Adequate rainfall is crucial for India’s agricultural output, as it boosts the farm economy and strengthens rural demand, thereby benefiting sectors such as fast-moving consumer goods (FMCG) and automobiles, and supporting overall economic growth momentum. The southwest monsoon provides more than 70% of the total precipitation that India gets in a year.
However, normal cumulative rainfall does not guarantee uniform temporal and spatial distribution of rain across the country, with climate change further increasing the variability of the rain-bearing system.
The monsoon season is vital for India, accounting for nearly 70% of the country’s annual rainfall.
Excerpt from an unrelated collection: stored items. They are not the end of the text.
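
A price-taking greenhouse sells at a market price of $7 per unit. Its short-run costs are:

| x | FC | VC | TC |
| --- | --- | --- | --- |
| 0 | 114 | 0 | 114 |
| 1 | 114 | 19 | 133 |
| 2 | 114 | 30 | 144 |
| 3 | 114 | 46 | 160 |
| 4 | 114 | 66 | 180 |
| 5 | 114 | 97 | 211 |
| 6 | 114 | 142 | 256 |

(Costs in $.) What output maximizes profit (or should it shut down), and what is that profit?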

However, the agriculture sector remains highly susceptible to weather fluctuations, as only about 55% of the net sown area is irrigated, with the remainder dependent on monsoon rains.
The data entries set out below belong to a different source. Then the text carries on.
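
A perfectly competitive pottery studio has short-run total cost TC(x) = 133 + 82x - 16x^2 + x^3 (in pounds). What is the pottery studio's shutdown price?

£18 per unit

Short-run supply begins at min AVC. From VC = 82x - 16x^2 + x^3, AVC = 82 - 16x + x^2.
At the minimum of AVC, MC = AVC. MC = 82 - 32x + 3x^2; setting MC = AVC gives 2x^2 - 16x = 0, so x = 8. min AVC = 18.
For P < £18 the firm produces nothing.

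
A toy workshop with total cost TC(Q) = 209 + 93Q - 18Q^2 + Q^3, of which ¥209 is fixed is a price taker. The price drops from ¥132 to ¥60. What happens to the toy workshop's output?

Output falls from 13 to 11

AVC = 93 - 18Q + Q^2, minimized at Q = 9 where min AVC = ¥12. MC = 93 - 36Q + 3Q^2.
With P = ¥132 above the shutdown price, P = MC gives Q = 13.
At P = ¥60 ≥ min AVC, set P = MC: Q = 11. The firm stays open but cuts output.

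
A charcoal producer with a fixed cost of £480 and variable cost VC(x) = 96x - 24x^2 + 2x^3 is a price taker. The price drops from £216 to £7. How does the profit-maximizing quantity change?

Output falls from 10 to 0 (the firm shuts down)

MC = 96 - 48x + 6x^2; the shutdown threshold is min AVC = £24 (at x = 6).
With P = £216 above the shutdown price, P = MC gives x = 10.
At P = £7 < min AVC = £24, price no longer covers variable cost at any output, so the firm shuts down: x = 0.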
A large share of agricultural land depends on rain-fed systems, making it highly vulnerable to variations in rainfall. In such conditions, an above-normal monsoon is likely to support higher sowing of kharif crops such as rice, pulses, maize and soybean.
“A decline in rainfall is likely to negatively impact agricultural productivity, raising concerns over crop yields and farm incomes across the country,” said Prof. Sudhir Panwar, farm expert and former member of the Uttar Pradesh Planning Commission.
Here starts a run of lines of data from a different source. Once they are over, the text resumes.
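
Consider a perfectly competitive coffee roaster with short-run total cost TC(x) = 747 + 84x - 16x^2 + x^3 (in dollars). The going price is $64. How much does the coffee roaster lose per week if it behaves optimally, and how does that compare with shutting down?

Profit = -$347 at x = 10

AVC = 84 - 16x + x^2 has its minimum $20 at x = 8; price $64 clears that bar, so the firm operates.
MC = 84 - 32x + 3x^2. Setting P = MC and taking the root on the rising branch gives x* = 10.
TR = 64·10 = 640. TC = 747 + 240 = 987. Profit = 640 − 987 = -$347.
That loss of $347 beats the $747 the firm would lose by shutting down; producing recovers $400 of fixed cost.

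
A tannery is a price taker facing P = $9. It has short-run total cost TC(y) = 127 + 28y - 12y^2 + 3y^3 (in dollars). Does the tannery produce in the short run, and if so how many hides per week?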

According to Economic Survey 2025-26, the agriculture sector is projected to grow by 3.1% in fiscal year 2026 (FY26), aided by a favourable monsoon in the first half of the fiscal year. Agricultural GVA rose by 3.6% in H1 FY26, compared with 2.7% in the corresponding period of FY25, indicating improved crop performance. Meanwhile, allied activities, particularly livestock and fisheries, have maintained steady growth of around 5–6%, underscoring their role in providing resilience and diversification, and reflecting stable expansion in these segments.
However, the temporal distribution of rainfall remains a major monitorable. Any excessive rainfall during critical stages of the crop cycle, such as sowing, maturation, and harvesting, may cause crop damage and yield losses, particularly for crops like pulses, cotton, and maize.
The Reserve Bank of India (RBI), during its Monetary Policy Committee (MPC) meeting held from 6 to 8 April, said that Food price outlook remains comfortable in the near term with robust rabi production, adequate reservoir levels and comfortable buffer stocks of foodgrains. "The likely emergence of El Niño conditions could pose a risk," it expressed concern. Considering all these factors, CPI inflation for 2026-27 is projected at 4.6% with Q1 at 4%, Q2 at 4.4%, Q3 at 5.2%; and Q4 at 4.7%. Core inflation is projected at 4.4 per cent, according to RBI.
In a separate update, private weather forecasting agency Skymet on 7 April, projected a ‘below normal’ southwest monsoon for 2026, estimating seasonal rainfall at 94% (±5%) of the long-period average (LPA) of 868.6 mm for the June–September period. The private forecaster said the expected rainfall falls within the “below normal” range of 90–95% of LPA, reiterating its earlier outlook issued in January that flagged a subpar monsoon for the year.
The foodgrain stock is at comfortable position this year compared to corresponding period of previous year. The total stocks of rice and wheat held by FCI and State agencies as on 28 February 2026 was 60.09 million tonnes (MT) comprising 36.47 mt of rice and 23.62 mt of wheat, much above the foodgrain stocking norms. The stocking norm for rice stood at 7.6 mt. while that for wheat was set at 13.8 mt. Compared to this year, the combined stock of wheat and rice stood at 50.19 mt on 28 February 2025, including 36.79 mt of rice and 13.40 mt of wheat.